Eric Checco est metteur en scène, des shows prestigieux lui sont dus (le festival « Rue au Grand Palais » ou Urban peace au Stade de France), mais on lui doit également le spectacle « Pas de quartier », ode à la République métissée.
Pas de Quartier, le titre en lui-même recèle toutes les intentions du metteur en scène.
Pas de Quartier raconte la danse hip hop issue d’une multitude d’influences.
Pas de Quartier, c’est aussi un cri de ralliement avec une dynamique offensive spécifique à l’esprit de défi qui anime les batailles de danse (Battles). Chacun doit tout donner, improviser s’il le faut, pour remporter le trophée du meilleur danseur du moment… Lutte effrénée où la notion d’appartenance à un groupe, un quartier, une nation, prend toute sa place…
Nous avons compris que le message républicain était omniprésent dans votre spectacle. Quel est pour vous le visage idéal de la République Française ?
Pour moi le visage de la République est montré par deux de mes danseurs : Youssouf avec le bonnet phrygien et RF graffé sur son torse, ou bien Abibou, d’origine sénégalaise portant l’écharpe bleu blanc rouge et mariant un couple mixte.
Le vrai visage de la République est montré par la jeunesse qui est sens de positivisme. Ce qui me choque, c’est que les politiques et les médias parlent de quartiers sensibles. Certains sont chauds effectivement, mais je préfère parler de quartiers sensibles à l’art, à la créativité. Nous devrions nous abreuver de la culture urbaine qui est un cadeau énorme de mixité.
Est-ce que vous pensez qu’il y a une partie politique dans votre spectacle qui a vocation à changer les choses ? (à la manière d’Indigènes)
Oui et les effets sont déjà présents. Maintenant le Hip Hop va compter dans les DRAC. C’est le résultat de « Rue au Grand Palais », de Pas de quartier et d’Urban peace.

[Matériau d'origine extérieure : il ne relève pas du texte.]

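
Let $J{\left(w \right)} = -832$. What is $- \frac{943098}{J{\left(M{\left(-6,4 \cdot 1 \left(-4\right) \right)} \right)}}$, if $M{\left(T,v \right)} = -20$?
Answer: $\frac{36273}{32} \approx 1133.5$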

De plus une circulaire ministérielle impose dorénavant la culture urbaine dans les conservatoires.
Enfin, quel est le message principal de Pas de Quartier ?
On parle de trois générations d’immigration mobilisées à travers un long siècle (guerre 1914-1918, 1939-1945, mai 2002…)
Ils sont venus en France pour sauver la nation par leur force dans une guerre où ils n’avaient rien à voir. Or, on les a accueillis mais par la suite on les a dégradés, humiliés alors qu’ils portaient lors de la Libération le drapeau tricolore bien haut.
Enfin, je ne veux pas que le Hip Hop soit un show de divertissement ou de folklore. Le Hip Hop est né d’une tristesse, mais aussi d’une allégresse, de sorte à donner une interprétation festive. L’art est un commerce de plaisir mais il ne faut pas que cela tourne à l’exotisme. Ce spectacle montre vraiment une définition universelle de l’art : reconnaissance, exemplarité, défi sur soi même.
Pas de Quartier, c’est l’affirmation que la culture urbaine commence à influencer toutes les couches de la société. Loin de se ghettoïser, elle agit dans le renouveau artistique contemporain et développe des fusions dans tous les domaines de la vie courante et toutes les disciplines artistiques.